Case ID: ky-op_13/html/0378-01.html
Source: Caselaw Access Project
Author: {"author": "Judge Hines :", "license": "Public Domain", "url": "https://static.case.law/"}
Date Created: 2024-08-24T03:29:51.129683

Lynn, Admr., v. Nancy Kenedy.
    [Abstract Kentucky Law Reporter, Vol. 6—657.]
    Construction of Terms of a Will.
    A will providing that “I give and devise unto my son (naming him) all my estate, real, personal and mixed in possession, remainder and reversion wheresoever situated (excepting certain property). Should, however, my son die without leaving issue then living, it is my purpose to bestow my estate, for the purpose of benefiting orphan children. Therefore, upon the conditions aforesaid I will and bequeath the estate duly given to my son to the founding and endowing an Orphan Asylum,” etc. After the death of the testatrix the son married and died, leaving ‘no issue alive but leaving a widow, held that the term “issue then living” has reference to the date of the death of the devisee.
    Held, also, that rents accruing on said estate after the death of the testatrix and before the death of the son upon the death of the son belonging to his estate, and that the estate taken by the son was a defeasible fee.
    
      APPEAL FROM KENTON CIRCUIT COURT.
    March 31, 1885.
   Opinion by

Judge Hines :

This case involves the ‘ construction of a will. Mrs. Lynn, a widow of middle age, having a son and only child of eight years of age, executed a will with the following provisions:

“I give and devise unto my son, Joseph K., all my estate, real, personal and mixed, in possession, remainder and reversion wheresoever situated, except the specific bequest hereinafter made. Should, however, my son die without leaving issue then living, it is my purpose to bestow my estate for the purpose of benefiting orphan children. Therefore, upon the conditions aforesaid, I will and bequeath the estate duly given to my son to the founding and endowing an Orphan Asylum,” etc.

The mother, the devisor, lived only a few months after the execution of the will. The son lived to be twenty-three years of age, and died leaving a wife and no children. The question is whether the estate passed to the heirs of the son, Joseph K. Lynn, or to the benefit of designated orphans. The devise is in terms absolute of all estate, real, personal and mixed, with the qualification “should my son die without leaving issue then living, I bequeath the estate hereby given to my son to the founding and endowing an orphan asylum.”

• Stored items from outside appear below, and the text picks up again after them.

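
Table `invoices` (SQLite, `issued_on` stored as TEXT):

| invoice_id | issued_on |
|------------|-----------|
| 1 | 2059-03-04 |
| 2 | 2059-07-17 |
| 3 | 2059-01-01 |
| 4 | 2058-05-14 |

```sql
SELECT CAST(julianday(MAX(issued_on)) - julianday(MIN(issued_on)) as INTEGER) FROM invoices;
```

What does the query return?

MIN = 2058-05-14, MAX = 2059-07-17.
17 days remain in May 2058 after the 14th (31 − 14).
Full months from June 2058 through June 2059 contribute their day counts.
Then 17 days into July 2059.
Total: 17 + 30 + 31 + 31 + 30 + 31 + 30 + 31 + 31 + 28 + 31 + 30 + 31 + 30 + 17 = 429.

429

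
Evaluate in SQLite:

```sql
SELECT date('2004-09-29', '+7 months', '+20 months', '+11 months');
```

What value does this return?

Adding +7 months to 2004-09-29 gives 2005-04-29.
Adding +20 months to 2005-04-29 gives 2006-12-29.
Adding +11 months to 2006-12-29 gives 2007-11-29.

2007-11-29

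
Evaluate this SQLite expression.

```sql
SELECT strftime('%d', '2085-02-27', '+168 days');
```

First apply '+168 days': 2085-02-27 → 2085-08-14.
`%d` extracts the 2-digit day of month: 14.

14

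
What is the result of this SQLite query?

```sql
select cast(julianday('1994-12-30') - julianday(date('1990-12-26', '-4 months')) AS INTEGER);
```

Adding -4 months to 1990-12-26 gives 1990-08-26.
5 days remain in August 1990 after the 26th (31 − 26).
Full months from September 1990 through November 1994 contribute their day counts.
Then 30 days into December 1994.
Total: 5 + 30 + 31 + 30 + 31 + 31 + 28 + 31 + 30 + 31 + 30 + 31 + 31 + 30 + 31 + 30 + 31 + 31 + 29 + 31 + 30 + 31 + 30 + 31 + 31 + 30 + 31 + 30 + 31 + 31 + 28 + 31 + 30 + 31 + 30 + 31 + 31 + 30 + 31 + 30 + 31 + 31 + 28 + 31 + 30 + 31 + 30 + 31 + 31 + 30 + 31 + 30 + 30 = 1587.

1587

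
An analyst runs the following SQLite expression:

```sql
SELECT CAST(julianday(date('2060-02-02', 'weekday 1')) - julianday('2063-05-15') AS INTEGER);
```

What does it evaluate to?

`weekday 1` advances to the next Monday; 2060-02-02 is already a Monday, so it stays at 2060-02-02.
27 days remain in February 2060 after the 2nd (29 − 2).
Full months from March 2060 through April 2063 contribute their day counts.
Then 15 days into May 2063.
Total: 27 + 31 + 30 + 31 + 30 + 31 + 31 + 30 + 31 + 30 + 31 + 31 + 28 + 31 + 30 + 31 + 30 + 31 + 31 + 30 + 31 + 30 + 31 + 31 + 28 + 31 + 30 + 31 + 30 + 31 + 31 + 30 + 31 + 30 + 31 + 31 + 28 + 31 + 30 + 15 = 1198.
The subtraction is earlier − later, so the result is −1198 → -1198.

-1198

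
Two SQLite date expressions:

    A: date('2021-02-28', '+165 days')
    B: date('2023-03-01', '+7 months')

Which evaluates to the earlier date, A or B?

A = 2021-08-12.
B = 2023-10-01.
A is earlier.

A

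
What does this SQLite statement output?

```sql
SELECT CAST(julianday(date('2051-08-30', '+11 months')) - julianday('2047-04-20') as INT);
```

1928

Adding +11 months to 2051-08-30 gives 2052-07-30.
10 days remain in April 2047 after the 20th (30 − 20).
Full months from May 2047 through June 2052 contribute their day counts.
Then 30 days into July 2052.
Total: 10 + 31 + 30 + 31 + 31 + 30 + 31 + 30 + 31 + 31 + 29 + 31 + 30 + 31 + 30 + 31 + 31 + 30 + 31 + 30 + 31 + 31 + 28 + 31 + 30 + 31 + 30 + 31 + 31 + 30 + 31 + 30 + 31 + 31 + 28 + 31 + 30 + 31 + 30 + 31 + 31 + 30 + 31 + 30 + 31 + 31 + 28 + 31 + 30 + 31 + 30 + 31 + 31 + 30 + 31 + 30 + 31 + 31 + 29 + 31 + 30 + 31 + 30 + 30 = 1928.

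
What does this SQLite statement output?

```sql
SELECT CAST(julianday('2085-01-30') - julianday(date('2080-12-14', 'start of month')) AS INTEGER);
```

`start of month` rewinds 2080-12-14 to 2080-12-01.
30 days remain in December 2080 after the 1st (31 − 1).
Full months from January 2081 through December 2084 contribute their day counts.
Then 30 days into January 2085.
Total: 30 + 31 + 28 + 31 + 30 + 31 + 30 + 31 + 31 + 30 + 31 + 30 + 31 + 31 + 28 + 31 + 30 + 31 + 30 + 31 + 31 + 30 + 31 + 30 + 31 + 31 + 28 + 31 + 30 + 31 + 30 + 31 + 31 + 30 + 31 + 30 + 31 + 31 + 29 + 31 + 30 + 31 + 30 + 31 + 31 + 30 + 31 + 30 + 31 + 30 = 1521.

1521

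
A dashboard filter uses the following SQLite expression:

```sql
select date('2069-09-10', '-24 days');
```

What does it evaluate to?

2069-08-17

Going back 10 days from 2069-09-10 reaches 2069-08-31 (last day of August, 31 days).
Going back 14 days within August lands on 2069-08-17.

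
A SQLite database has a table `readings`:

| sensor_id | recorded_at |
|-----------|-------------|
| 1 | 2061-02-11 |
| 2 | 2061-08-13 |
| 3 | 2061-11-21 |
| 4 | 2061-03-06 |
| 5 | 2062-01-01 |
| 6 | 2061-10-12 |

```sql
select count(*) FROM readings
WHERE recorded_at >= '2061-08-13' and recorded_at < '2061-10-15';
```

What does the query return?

2

Rows in [2061-08-13, 2061-10-15): 2061-08-13, 2061-10-12 → 2 rows.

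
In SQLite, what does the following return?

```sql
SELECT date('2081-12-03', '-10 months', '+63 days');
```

2081-04-07

Adding -10 months to 2081-12-03 gives 2081-02-03.
Applying '+63 days' to 2081-02-03: counting 63 days forward gives 2081-04-07.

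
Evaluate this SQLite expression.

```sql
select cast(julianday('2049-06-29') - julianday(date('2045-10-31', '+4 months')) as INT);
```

Adding +4 months to 2045-10-31 targets 2046-02-31. February 2046 has only 28 days, so SQLite normalizes the 3-day overflow forward to 2046-03-03.
28 days remain in March 2046 after the 3rd (31 − 3).
Full months from April 2046 through May 2049 contribute their day counts.
Then 29 days into June 2049.
Total: 28 + 30 + 31 + 30 + 31 + 31 + 30 + 31 + 30 + 31 + 31 + 28 + 31 + 30 + 31 + 30 + 31 + 31 + 30 + 31 + 30 + 31 + 31 + 29 + 31 + 30 + 31 + 30 + 31 + 31 + 30 + 31 + 30 + 31 + 31 + 28 + 31 + 30 + 31 + 29 = 1214.

1214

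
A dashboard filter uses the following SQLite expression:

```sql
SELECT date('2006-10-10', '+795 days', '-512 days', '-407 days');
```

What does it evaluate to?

Applying '+795 days' to 2006-10-10: counting 795 days forward gives 2008-12-13.
Applying '-512 days' to 2008-12-13: counting 512 days back gives 2007-07-20.
Applying '-407 days' to 2007-07-20: counting 407 days back gives 2006-06-08.

2006-06-08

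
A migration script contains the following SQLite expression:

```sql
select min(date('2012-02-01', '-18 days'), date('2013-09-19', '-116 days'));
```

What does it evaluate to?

date('2012-02-01', '-18 days') → 2012-01-14.
date('2013-09-19', '-116 days') → 2013-05-26.
Earlier of the two is 2012-01-14.

2012-01-14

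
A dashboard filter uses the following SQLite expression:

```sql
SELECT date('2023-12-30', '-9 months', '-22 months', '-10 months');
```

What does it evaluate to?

Adding -9 months to 2023-12-30 gives 2023-03-30.
Adding -22 months to 2023-03-30 gives 2021-05-30.
Adding -10 months to 2021-05-30 gives 2020-07-30.

2020-07-30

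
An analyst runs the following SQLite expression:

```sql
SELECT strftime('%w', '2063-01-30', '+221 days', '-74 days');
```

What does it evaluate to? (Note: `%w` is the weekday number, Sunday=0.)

First apply '+221 days', '-74 days': 2063-01-30 → 2063-06-26.
2063-06-26 is a Tuesday; with Sunday=0 that is 2.

2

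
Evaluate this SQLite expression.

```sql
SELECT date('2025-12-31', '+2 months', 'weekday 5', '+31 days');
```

2026-04-06

Adding +2 months to 2025-12-31 targets 2026-02-31. February 2026 has only 28 days, so SQLite normalizes the 3-day overflow forward to 2026-03-03.
`weekday 5` advances to the next Friday; 2026-03-03 is a Tuesday, so it moves forward to 2026-03-06.
March 2026 has 31 days; 25 remain after the 6th, so 26 days reach 2026-04-01.
Advancing 5 more days within April lands on 2026-04-06.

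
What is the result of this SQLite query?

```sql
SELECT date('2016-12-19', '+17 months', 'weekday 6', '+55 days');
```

2018-07-13

Adding +17 months to 2016-12-19 gives 2018-05-19.
`weekday 6` advances to the next Saturday; 2018-05-19 is already a Saturday, so it stays at 2018-05-19.
Applying '+55 days' to 2018-05-19: counting 55 days forward gives 2018-07-13.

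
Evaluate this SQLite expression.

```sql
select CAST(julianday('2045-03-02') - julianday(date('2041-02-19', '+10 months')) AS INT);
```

1169

Adding +10 months to 2041-02-19 gives 2041-12-19.
12 days remain in December 2041 after the 19th (31 − 19).
Full months from January 2042 through February 2045 contribute their day counts.
Then 2 days into March 2045.
Total: 12 + 31 + 28 + 31 + 30 + 31 + 30 + 31 + 31 + 30 + 31 + 30 + 31 + 31 + 28 + 31 + 30 + 31 + 30 + 31 + 31 + 30 + 31 + 30 + 31 + 31 + 29 + 31 + 30 + 31 + 30 + 31 + 31 + 30 + 31 + 30 + 31 + 31 + 28 + 2 = 1169.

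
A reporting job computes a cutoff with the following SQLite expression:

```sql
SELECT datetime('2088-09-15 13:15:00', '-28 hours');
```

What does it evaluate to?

2088-09-14 09:15:00

-28 hours from 2088-09-15 13:15:00 is 2088-09-14 09:15:00 (crosses midnight).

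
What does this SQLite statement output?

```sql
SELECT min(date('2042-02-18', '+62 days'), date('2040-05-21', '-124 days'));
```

2040-01-18

date('2042-02-18', '+62 days') → 2042-04-21.
date('2040-05-21', '-124 days') → 2040-01-18.
Earlier of the two is 2040-01-18.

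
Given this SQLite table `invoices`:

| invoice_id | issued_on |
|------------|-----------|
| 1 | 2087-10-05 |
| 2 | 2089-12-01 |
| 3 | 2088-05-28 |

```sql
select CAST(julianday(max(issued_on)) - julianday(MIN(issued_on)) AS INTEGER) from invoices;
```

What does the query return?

MIN = 2087-10-05, MAX = 2089-12-01.
26 days remain in October 2087 after the 5th (31 − 5).
Full months from November 2087 through November 2089 contribute their day counts.
Then 1 day into December 2089.
Total: 26 + 30 + 31 + 31 + 29 + 31 + 30 + 31 + 30 + 31 + 31 + 30 + 31 + 30 + 31 + 31 + 28 + 31 + 30 + 31 + 30 + 31 + 31 + 30 + 31 + 30 + 1 = 788.

788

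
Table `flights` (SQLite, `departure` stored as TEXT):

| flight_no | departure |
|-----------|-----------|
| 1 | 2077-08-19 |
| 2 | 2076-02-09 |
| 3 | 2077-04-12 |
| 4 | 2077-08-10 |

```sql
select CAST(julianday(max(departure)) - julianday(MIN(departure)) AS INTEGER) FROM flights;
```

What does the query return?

MIN = 2076-02-09, MAX = 2077-08-19.
20 days remain in February 2076 after the 9th (29 − 9).
Full months from March 2076 through July 2077 contribute their day counts.
Then 19 days into August 2077.
Total: 20 + 31 + 30 + 31 + 30 + 31 + 31 + 30 + 31 + 30 + 31 + 31 + 28 + 31 + 30 + 31 + 30 + 31 + 19 = 557.

557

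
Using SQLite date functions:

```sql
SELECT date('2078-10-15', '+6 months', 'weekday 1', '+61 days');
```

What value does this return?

2079-06-17

Adding +6 months to 2078-10-15 gives 2079-04-15.
`weekday 1` advances to the next Monday; 2079-04-15 is a Saturday, so it moves forward to 2079-04-17.
Applying '+61 days' to 2079-04-17: counting 61 days forward gives 2079-06-17.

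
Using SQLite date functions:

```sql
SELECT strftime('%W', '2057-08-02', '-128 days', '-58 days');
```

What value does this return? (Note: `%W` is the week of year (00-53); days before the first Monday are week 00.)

04

First apply '-128 days', '-58 days': 2057-08-02 → 2057-01-28.
2057-01-28 is a Sunday. SQLite's %W counts Mondays since the year started; the result is 04.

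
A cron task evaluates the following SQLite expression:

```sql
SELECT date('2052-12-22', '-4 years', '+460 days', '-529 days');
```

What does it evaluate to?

2048-10-14

Adding -4 years to 2052-12-22 gives 2048-12-22.
Applying '+460 days' to 2048-12-22: counting 460 days forward gives 2050-03-27.
Applying '-529 days' to 2050-03-27: counting 529 days back gives 2048-10-14.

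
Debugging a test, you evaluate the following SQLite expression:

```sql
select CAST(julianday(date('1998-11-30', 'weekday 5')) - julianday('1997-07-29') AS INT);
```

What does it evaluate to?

`weekday 5` advances to the next Friday; 1998-11-30 is a Monday, so it moves forward to 1998-12-04.
2 days remain in July 1997 after the 29th (31 − 29).
Full months from August 1997 through November 1998 contribute their day counts.
Then 4 days into December 1998.
Total: 2 + 31 + 30 + 31 + 30 + 31 + 31 + 28 + 31 + 30 + 31 + 30 + 31 + 31 + 30 + 31 + 30 + 4 = 493.

493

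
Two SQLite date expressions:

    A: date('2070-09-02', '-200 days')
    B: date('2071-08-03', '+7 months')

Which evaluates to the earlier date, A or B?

A = 2070-02-14.
B = 2072-03-03.
A is earlier.

A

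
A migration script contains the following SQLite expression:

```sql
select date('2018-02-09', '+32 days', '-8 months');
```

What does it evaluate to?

2017-07-13

February 2018 has 28 days; 19 remain after the 9th, so 20 days reach 2018-03-01.
Advancing 12 more days within March lands on 2018-03-13.
Adding -8 months to 2018-03-13 gives 2017-07-13.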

It appears to me that it would have been difficult for the testatrix to have used language more difficult to express the estate given to the son that was used in the section of the will quoted. “Issue then living” can by no possibility have reference to any other time than that of the death of the devisee. This is equally true of the personal as well as of the real estate. The subsequent provision of the will providing that the nominated guardian might account to the devisee when he arrived at the age of twenty-one does not change the destination of the estate as specified whether the estate be real or personal. It does, however, show that the intention of the testatrix was to give the son an absolute right to the use and consequent consumption of the personal estate after he should arrive at the age of twenty-one. The judgment of the court belo^v construing the will to this extent is correct, but as to the disposition of rents and profits of the estate, including income from the Covington and Cincinnati Ferry, which had accumulated in the hands of the guardian of Joseph K. Lynn, the judgment is erroneous. The devise over is of the estate devised to Joseph K. Lynn and not of the rents and profits, which as they accumulated became the absolute property of Joseph K. Lynn, and at his death passed to his personal representative. The estate taken by Joseph K. Lynn in the property devised was a defeasible fee. In such case the profits, unless otherwise disposed of by the will, remain the property of the first devisee and pass to his heir or personal representative. Lynn v. Cleveland’s Admr., 1 Bush 80.

W. Lindsay, Simmons & Schmidt, for appellant.

Judgment reversed and cause remanded for proceedings consistent with this opinion.